Two takeaway moments from second debate: Harris-Biden race issues and healthcare for undocumented immigrants

by | Jun 28, 2019

It was perhaps “the moment” of the two night Democratic presidential debate in Miami. California Sen. Kamala Harris confronted frontrunner former Vice President Joe Biden on his record regarding his position on racial issues and his recent comments defending two former senators known for their segregationists views.

“I do not believe you are a racist,” Harris said as she turned to face Biden on the stage in Miami Thursday night. But, she added, “it was hurtful to hear you talk about the reputations of two United States senators who built their reputations and career on the segregation of race in this country.

“And it was not only that, but you also worked with them to oppose busing. And, you know, there was a little girl in California who was a part of the second class to integrate her public schools, and she was bused to school every day. And that little girl was me.”

Biden, shot back declaring Harris’ accusation “a mischaracterization of my position across the board.” He rattled off civil rights measures he had supported and tried to defend his opposition to busing during the 1970s and 1980s.

“I did not oppose busing in America. What I opposed is busing ordered by the Department of Education,” he said.

“That’s where the federal government must step in, that’s why we have the Voting Rights Act and the Civil Rights Act,” Harris quickly shot back. “Because there are moments in history where states fail to preserve the civil rights of all people.”

The exchange appeared to be part of Harris’ debate strategy. Within minutes after her comments her campaign tweeted out a picture of Harris as a young schoolgirl.

Was it an effective move? 

Larry Sabato of the University of Virginia’s Center for Politics writes in his Crystal Ball report Friday morning:  “Some critics found her to be too hard-edged, even mean, but that was not a view widely shared among Democratic pols and pundits,” Sabato shares. “Simply put, Harris is a contender.” 

Sabato says he’ll be surprised if Harris doesn’t show movement in the next round of polls. 

“Harris’s objective is clear,” Sabato goes onto say. “She needs to shake or split Biden’s strong African-American support so she can scoop it up (presumably, though Cory Booker and others have a different plan for those voters). At the very least, debate watchers in July and beyond are going to pay close attention every time she has the floor.”

For Republican observers the telling moment of Thursday’s debate came when all ten candidates on stage were asked to raise their hands if they supported using tax dollars to pay for healthcare for undocumented immigrants. 

All ten candidates raised their hands. 

“In last night’s Democrat debate, every single 2020 candidate on stage raised their hand when asked if they support giving illegal immigrants taxpayer-funded healthcare in what’s emerged as the latest litmus test for radical Democrats,” said Republican National Committee spokesman Rick Gorka said in a statement released Friday morning.

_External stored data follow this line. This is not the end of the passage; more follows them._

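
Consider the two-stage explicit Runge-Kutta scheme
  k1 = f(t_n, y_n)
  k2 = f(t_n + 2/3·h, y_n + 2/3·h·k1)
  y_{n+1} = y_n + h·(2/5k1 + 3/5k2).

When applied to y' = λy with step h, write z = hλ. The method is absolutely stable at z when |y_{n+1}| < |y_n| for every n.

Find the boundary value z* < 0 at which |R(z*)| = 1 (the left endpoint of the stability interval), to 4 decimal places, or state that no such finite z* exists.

z* = -2.5000.

Test eqn y'=λy, z=hλ:
  k1=λy_n ⇒ h·k1=z·y_n;  k2=λ(1+2/3z)y_n ⇒ h·k2=z(1+2/3z)y_n
  y_{n+1}/y_n = 1 + 2/5z + 3/5z(1+2/3z) = 1 + z + 2/5z²
  Hence R(z) = 1 + z + 2/5z².

Boundary: |R(x)|=1, x<0.
x=-1.58: |R|=0.4186
R=1: x+2/5x²=0 ⇒ x=−5/2=-2.5000; min R=1−1/(4·2/5)=0.3750>−1
Confirm numerically:
  x=-2.128: |R|=0.68335 <1
  x=-1.581: |R|=0.41882 <1
  x=-1.302: |R|=0.37608 <1
  x=-1.238: |R|=0.37506 <1
  x=-2.782: |R|=1.31381 >1
  x=-2.677: |R|=1.18953 >1
Stable set (-2.5000, 0).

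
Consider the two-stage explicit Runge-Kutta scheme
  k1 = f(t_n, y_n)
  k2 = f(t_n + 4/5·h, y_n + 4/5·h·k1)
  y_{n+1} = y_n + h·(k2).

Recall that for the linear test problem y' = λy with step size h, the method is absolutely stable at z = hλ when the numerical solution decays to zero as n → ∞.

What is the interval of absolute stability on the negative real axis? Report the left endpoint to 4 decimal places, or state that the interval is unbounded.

z∈(-1.2500,0).

With y'=λy (z=hλ):
  k1=λy_n ⇒ h·k1=z·y_n;  k2=λ(1+4/5z)y_n ⇒ h·k2=z(1+4/5z)y_n
  y_{n+1}/y_n = 1 + z(1+4/5z) = 1 + z + 4/5z²
  Hence R(z) = 1 + z + 4/5z².

Find x<0 with |R(x)|<1.
x=-1.02: |R|=0.8123
R=1: x+4/5x²=0 ⇒ x=−5/4=-1.2500; min R=1−1/(4·4/5)=0.6875>−1
Confirm numerically:
  x=-0.869: |R|=0.73513 <1
  x=-0.801: |R|=0.71228 <1
  x=-0.765: |R|=0.70318 <1
  x=-0.654: |R|=0.68817 <1
  x=-1.654: |R|=1.53457 >1
  x=-1.333: |R|=1.08851 >1
So |R|<1 on (-1.2500, 0).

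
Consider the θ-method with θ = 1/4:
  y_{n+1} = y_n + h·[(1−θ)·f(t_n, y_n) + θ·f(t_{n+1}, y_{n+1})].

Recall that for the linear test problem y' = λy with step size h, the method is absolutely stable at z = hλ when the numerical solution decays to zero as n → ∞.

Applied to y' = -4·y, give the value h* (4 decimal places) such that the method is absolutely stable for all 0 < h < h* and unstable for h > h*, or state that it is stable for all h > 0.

(-4.0000,0); λ=-4 ⇒ h* = (4)/4 = 1.0000.

Test eqn y'=λy, z=hλ:
  y_{n+1} = y_n + z·[3/4·y_n + 1/4·y_{n+1}] ⇒ (1 − 1/4z)y_{n+1} = (1 + 3/4z)y_n
  ⇒ R(z) = (1 + 3/4z)/(1 − 1/4z).

Need |R(x)|<1, x<0.
x=-0.76: |R|=0.3613
R=−1: 1+3/4x = −1+1/4x ⇒ -1/2x=2 ⇒ x=2/(-1/2)=-4.0000
Confirm numerically:
  x=-3.078: |R|=0.73947 <1
  x=-2.826: |R|=0.65602 <1
  x=-2.262: |R|=0.44491 <1
  x=-1.867: |R|=0.27288 <1
  x=-4.461: |R|=1.10897 >1
  x=-4.309: |R|=1.07438 >1
  x=-4.088: |R|=1.02176 >1
So |R|<1 on (-4.0000, 0).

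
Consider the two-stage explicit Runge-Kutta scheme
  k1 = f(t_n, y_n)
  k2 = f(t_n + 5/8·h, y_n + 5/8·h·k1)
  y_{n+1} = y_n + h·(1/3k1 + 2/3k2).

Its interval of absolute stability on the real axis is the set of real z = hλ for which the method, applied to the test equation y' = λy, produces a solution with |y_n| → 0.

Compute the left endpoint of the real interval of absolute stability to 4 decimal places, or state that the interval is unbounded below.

On y'=λy, z=hλ:
  k1=λy_n ⇒ h·k1=z·y_n;  k2=λ(1+5/8z)y_n ⇒ h·k2=z(1+5/8z)y_n
  y_{n+1}/y_n = 1 + 1/3z + 2/3z(1+5/8z) = 1 + z + 5/12z²
  Hence R(z) = 1 + z + 5/12z².

Need |R(x)|<1, x<0.
x=-0.3: |R|=0.7375
R=1: x+5/12x²=0 ⇒ x=−12/5=-2.4000; min R=1−1/(4·5/12)=0.4000>−1
Confirm numerically:
  x=-2.322: |R|=0.92454 <1
  x=-1.860: |R|=0.58150 <1
  x=-1.304: |R|=0.40451 <1
  x=-2.841: |R|=1.52203 >1
  x=-2.734: |R|=1.38048 >1
Interval (-2.4000, 0).

left endpoint -2.4000.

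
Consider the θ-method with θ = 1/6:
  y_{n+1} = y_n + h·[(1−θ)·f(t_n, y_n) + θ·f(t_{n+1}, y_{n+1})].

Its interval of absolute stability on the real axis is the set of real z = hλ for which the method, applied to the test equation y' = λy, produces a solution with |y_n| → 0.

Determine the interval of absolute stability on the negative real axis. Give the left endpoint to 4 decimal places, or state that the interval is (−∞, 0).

z∈(-3.0000,0).

On y'=λy, z=hλ:
  y_{n+1} = y_n + z·[5/6·y_n + 1/6·y_{n+1}] ⇒ (1 − 1/6z)y_{n+1} = (1 + 5/6z)y_n
  Hence R(z) = (1 + 5/6z)/(1 − 1/6z).

Solve |R(x)|<1 on ℝ⁻.
x=-0.6: |R|=0.4545
R=−1: 1+5/6x = −1+1/6x ⇒ -2/3x=2 ⇒ x=2/(-2/3)=-3.0000
Confirm numerically:
  x=-2.920: |R|=0.96413 <1
  x=-2.406: |R|=0.71734 <1
  x=-2.322: |R|=0.67412 <1
  x=-1.200: |R|=0.00000 <1
  x=-3.314: |R|=1.13485 >1
  x=-3.313: |R|=1.13444 >1
  x=-3.191: |R|=1.08312 >1
So |R|<1 on (-3.0000, 0).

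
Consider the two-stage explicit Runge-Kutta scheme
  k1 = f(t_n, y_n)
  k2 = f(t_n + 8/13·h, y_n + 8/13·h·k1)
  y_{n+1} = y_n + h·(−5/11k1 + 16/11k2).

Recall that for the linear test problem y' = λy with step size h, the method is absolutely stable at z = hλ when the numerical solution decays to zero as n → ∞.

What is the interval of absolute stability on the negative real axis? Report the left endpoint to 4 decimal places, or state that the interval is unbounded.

(-1.1172, 0).

On y'=λy, z=hλ:
  k1=λy_n ⇒ h·k1=z·y_n;  k2=λ(1+8/13z)y_n ⇒ h·k2=z(1+8/13z)y_n
  y_{n+1}/y_n = 1 − 5/11z + 16/11z(1+8/13z) = 1 + z + 128/143z²
  so R(z) = 1 + z + 128/143z².

Solve |R(x)|<1 on ℝ⁻.
x=-1.27: |R|=1.1737
R=1: x+128/143x²=0 ⇒ x=−143/128=-1.1172; min R=1−1/(4·128/143)=0.7207>−1
Confirm numerically:
  x=-1.021: |R|=0.91209 <1
  x=-0.970: |R|=0.87220 <1
  x=-0.574: |R|=0.72092 <1
  x=-1.673: |R|=1.83234 >1
  x=-1.263: |R|=1.16484 >1
So |R|<1 on (-1.1172, 0).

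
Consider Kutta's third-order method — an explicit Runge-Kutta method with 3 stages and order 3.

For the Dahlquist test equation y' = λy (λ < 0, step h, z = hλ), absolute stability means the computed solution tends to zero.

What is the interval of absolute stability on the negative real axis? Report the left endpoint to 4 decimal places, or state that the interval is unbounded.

z∈(-2.5127,0).

Test eqn y'=λy, z=hλ:
  order 3, 3-stage ⇒ R(z)=1+z+z^2/2+z^3/6
  (e.g. R(-1.49)=0.06873, |R|=0.06873)

Find x<0 with |R(x)|<1.
x=-1.49: |R|=0.0687
|R(-1.71)|=0.0813 |R(-1.43)|=0.1051 |R(-0.82)|=0.4243
Bisect:
  x_lo=-3.2293 |R|=2.6278  x_hi=-0.3378 |R|=0.7128
  mid=-1.78356 |R|=0.13863 →hi
  mid=-2.50642 |R|=0.98964 →hi
  mid=-2.86785 |R|=1.68671 →lo
  mid=-2.68714 |R|=1.31063 →lo
  mid=-2.59678 |R|=1.14361 →lo
  mid=-2.55160 |R|=1.06504 →lo
  mid=-2.52901 |R|=1.02695 →lo
  mid=-2.51772 |R|=1.00820 →lo
  mid=-2.51207 |R|=0.99889 →hi
  ...
  [-2.51278,-2.51260] ⇒ x*=-2.5127
Stable set (-2.5127, 0).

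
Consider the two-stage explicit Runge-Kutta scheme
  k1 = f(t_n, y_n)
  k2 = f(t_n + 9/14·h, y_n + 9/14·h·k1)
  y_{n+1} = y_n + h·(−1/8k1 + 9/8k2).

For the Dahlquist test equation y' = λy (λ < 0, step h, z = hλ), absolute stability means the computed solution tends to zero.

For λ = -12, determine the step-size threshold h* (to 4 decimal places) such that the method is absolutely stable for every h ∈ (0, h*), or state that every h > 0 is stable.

Set f=λy, z=hλ:
  k1=λy_n ⇒ h·k1=z·y_n;  k2=λ(1+9/14z)y_n ⇒ h·k2=z(1+9/14z)y_n
  y_{n+1}/y_n = 1 − 1/8z + 9/8z(1+9/14z) = 1 + z + 81/112z²
  so R(z) = 1 + z + 81/112z².

Find x<0 with |R(x)|<1.
x=-0.72: |R|=0.6549
R=1: x+81/112x²=0 ⇒ x=−112/81=-1.3827; min R=1−1/(4·81/112)=0.6543>−1
Confirm numerically:
  x=-1.361: |R|=0.97863 <1
  x=-1.135: |R|=0.79666 <1
  x=-0.709: |R|=0.65455 <1
  x=-0.614: |R|=0.65865 <1
  x=-1.971: |R|=1.83857 >1
  x=-1.499: |R|=1.12606 >1
  x=-1.494: |R|=1.12024 >1
Stable set (-1.3827, 0).

(-1.3827,0); λ=-12 ⇒ h* = (112/81)/12 = 0.1152.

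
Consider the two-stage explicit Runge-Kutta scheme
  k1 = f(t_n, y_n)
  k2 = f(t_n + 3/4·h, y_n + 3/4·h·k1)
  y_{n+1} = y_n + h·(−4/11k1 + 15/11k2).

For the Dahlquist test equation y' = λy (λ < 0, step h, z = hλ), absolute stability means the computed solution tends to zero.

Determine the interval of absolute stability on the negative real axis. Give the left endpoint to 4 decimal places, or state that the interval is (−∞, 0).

Test eqn y'=λy, z=hλ:
  k1=λy_n ⇒ h·k1=z·y_n;  k2=λ(1+3/4z)y_n ⇒ h·k2=z(1+3/4z)y_n
  y_{n+1}/y_n = 1 − 4/11z + 15/11z(1+3/4z) = 1 + z + 45/44z²
  Hence R(z) = 1 + z + 45/44z².

Boundary: |R(x)|=1, x<0.
x=-1.55: |R|=1.9071
R=1: x+45/44x²=0 ⇒ x=−44/45=-0.9778; min R=1−1/(4·45/44)=0.7556>−1
Confirm numerically:
  x=-0.817: |R|=0.86566 <1
  x=-0.785: |R|=0.84523 <1
  x=-0.696: |R|=0.79943 <1
  x=-0.450: |R|=0.75710 <1
  x=-1.444: |R|=1.68853 >1
  x=-1.410: |R|=1.62328 >1
So |R|<1 on (-0.9778, 0).

(-0.9778, 0).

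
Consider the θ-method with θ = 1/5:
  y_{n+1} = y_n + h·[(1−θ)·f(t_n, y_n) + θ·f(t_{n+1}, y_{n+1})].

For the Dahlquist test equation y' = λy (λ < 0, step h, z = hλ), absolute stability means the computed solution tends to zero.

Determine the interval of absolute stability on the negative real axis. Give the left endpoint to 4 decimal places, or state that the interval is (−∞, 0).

Set f=λy, z=hλ:
  y_{n+1} = y_n + z·[4/5·y_n + 1/5·y_{n+1}] ⇒ (1 − 1/5z)y_{n+1} = (1 + 4/5z)y_n
  Hence R(z) = (1 + 4/5z)/(1 − 1/5z).

Boundary: |R(x)|=1, x<0.
x=-0.75: |R|=0.3478
R=−1: 1+4/5x = −1+1/5x ⇒ -3/5x=2 ⇒ x=2/(-3/5)=-3.3333
Confirm numerically:
  x=-2.860: |R|=0.81934 <1
  x=-2.599: |R|=0.71009 <1
  x=-1.996: |R|=0.42653 <1
  x=-1.499: |R|=0.15325 <1
  x=-3.736: |R|=1.13828 >1
  x=-3.703: |R|=1.12743 >1
  x=-3.469: |R|=1.04806 >1
Stable set (-3.3333, 0).

z∈(-3.3333,0).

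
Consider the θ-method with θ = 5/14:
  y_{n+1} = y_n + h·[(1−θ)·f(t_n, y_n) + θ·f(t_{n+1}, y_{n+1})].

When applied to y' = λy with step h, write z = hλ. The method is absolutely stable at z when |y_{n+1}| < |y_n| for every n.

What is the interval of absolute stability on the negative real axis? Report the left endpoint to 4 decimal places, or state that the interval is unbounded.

(-7.0000, 0).

On y'=λy, z=hλ:
  y_{n+1} = y_n + z·[9/14·y_n + 5/14·y_{n+1}] ⇒ (1 − 5/14z)y_{n+1} = (1 + 9/14z)y_n
  so R(z) = (1 + 9/14z)/(1 − 5/14z).

Solve |R(x)|<1 on ℝ⁻.
x=-1.48: |R|=0.0318
R=−1: 1+9/14x = −1+5/14x ⇒ -2/7x=2 ⇒ x=2/(-2/7)=-7.0000
Confirm numerically:
  x=-5.631: |R|=0.87010 <1
  x=-4.590: |R|=0.73911 <1
  x=-4.185: |R|=0.67759 <1
  x=-7.591: |R|=1.04550 >1
  x=-7.465: |R|=1.03624 >1
Interval (-7.0000, 0).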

“It’s beyond extreme, and there’s no way the American people are going to support it,” Gorka said.

The moment brought a quick response from President Donald Trump who was attending the G-20 Summit in Japan.

“All Democrats just raised their hands for giving millions of illegal aliens unlimited healthcare. How about taking care of American Citizens first!?” Trump tweeted. “That’s the end of that race!”

“I wasn’t impressed,” Trump said before attending a meeting at the summit. “It’s become the socialist party.”

“I heard a rumor that the Democrats are going to change their name from the Democratic Party to the socialist party,” he added.